NAR attorney Christopher Michel argued that the “DOJ’s entire case depends on [Liu’s] contention that its binding promise to close the investigation left it with precisely the same unfettered discretion [to investigate the compensation system] after it made that promise as it had before it made that promise.”
According to Michel, under this interpretation the “DOJ’s promise would mean essentially nothing at all.”
In reference to a letter the DOJ sent NAR in Nov. 2020, in which the DOJ agreed to close its investigation into NAR, Judge Florence Y. Pan stated that she couldn’t “see how you can read it to make any commitments about the future. The plain and ordinary meaning of ‘closed’ does not imply ‘and will never reopen.”

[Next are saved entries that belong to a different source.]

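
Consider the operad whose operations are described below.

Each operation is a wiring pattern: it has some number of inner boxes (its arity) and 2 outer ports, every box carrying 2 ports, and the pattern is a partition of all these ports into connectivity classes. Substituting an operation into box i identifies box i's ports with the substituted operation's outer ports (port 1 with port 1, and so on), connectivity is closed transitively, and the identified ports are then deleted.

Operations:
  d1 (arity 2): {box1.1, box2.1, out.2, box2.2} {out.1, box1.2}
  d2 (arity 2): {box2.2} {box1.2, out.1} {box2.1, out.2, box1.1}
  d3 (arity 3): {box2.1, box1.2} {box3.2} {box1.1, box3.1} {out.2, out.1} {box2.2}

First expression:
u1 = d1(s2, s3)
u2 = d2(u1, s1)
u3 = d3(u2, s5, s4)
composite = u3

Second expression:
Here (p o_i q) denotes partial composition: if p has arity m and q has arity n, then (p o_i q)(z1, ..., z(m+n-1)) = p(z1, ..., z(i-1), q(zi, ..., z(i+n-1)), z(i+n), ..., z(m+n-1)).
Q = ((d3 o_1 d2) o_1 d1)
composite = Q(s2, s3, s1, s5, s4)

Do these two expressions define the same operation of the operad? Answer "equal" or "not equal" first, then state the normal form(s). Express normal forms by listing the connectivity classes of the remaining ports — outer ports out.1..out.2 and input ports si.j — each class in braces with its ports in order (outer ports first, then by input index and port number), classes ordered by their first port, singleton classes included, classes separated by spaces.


equal; the common form is {out.1, out.2} {s1.1, s2.2, s5.1} {s1.2} {s2.1, s3.1, s3.2, s4.1} {s4.2} {s5.2}

In normal form, the first expression is {out.1, out.2} {s1.1, s2.2, s5.1} {s1.2} {s2.1, s3.1, s3.2, s4.1} {s4.2} {s5.2}
In normal form, the second expression is {out.1, out.2} {s1.1, s2.2, s5.1} {s1.2} {s2.1, s3.1, s3.2, s4.1} {s4.2} {s5.2}
Both agree, so they are equal.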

“If I close the door, does that mean I’m never going to open it again?” she added.
Pan was appointed by President Joe Biden.
Judge Justin Walker, who was appointed by former President Donald Trump, added that the letter afforded NAR confidence that if the personnel and the antitrust division didn’t change after the election it would be in the clear.
“You made that bet and you lost,” Walker said, according to Bloomberg.
In an emailed statement, Mantill Williams, the vice president of communication at NAR, wrote that the DOJ’s attempt to reopen the investigation “boils down to an apparent institutional change of heart under new DOJ appointees.”
“The Justice Department is not free to ignore the principles of contract law and fair dealing that bind every other party before the courts,” he added. “The district court’s decision that the government must be held to the terms of its 2020 settlement agreement is correct and should be affirmed.”
The DOJ’s Antitrust Division did not wish to comment on the appeal hearing.
The appeal comes at a challenging time for the trade group, which is currently facing several commission lawsuits, which accuse NAR and many of the nation’s largest corporate brokerages of colluding to artificially inflate real estate agent commissions.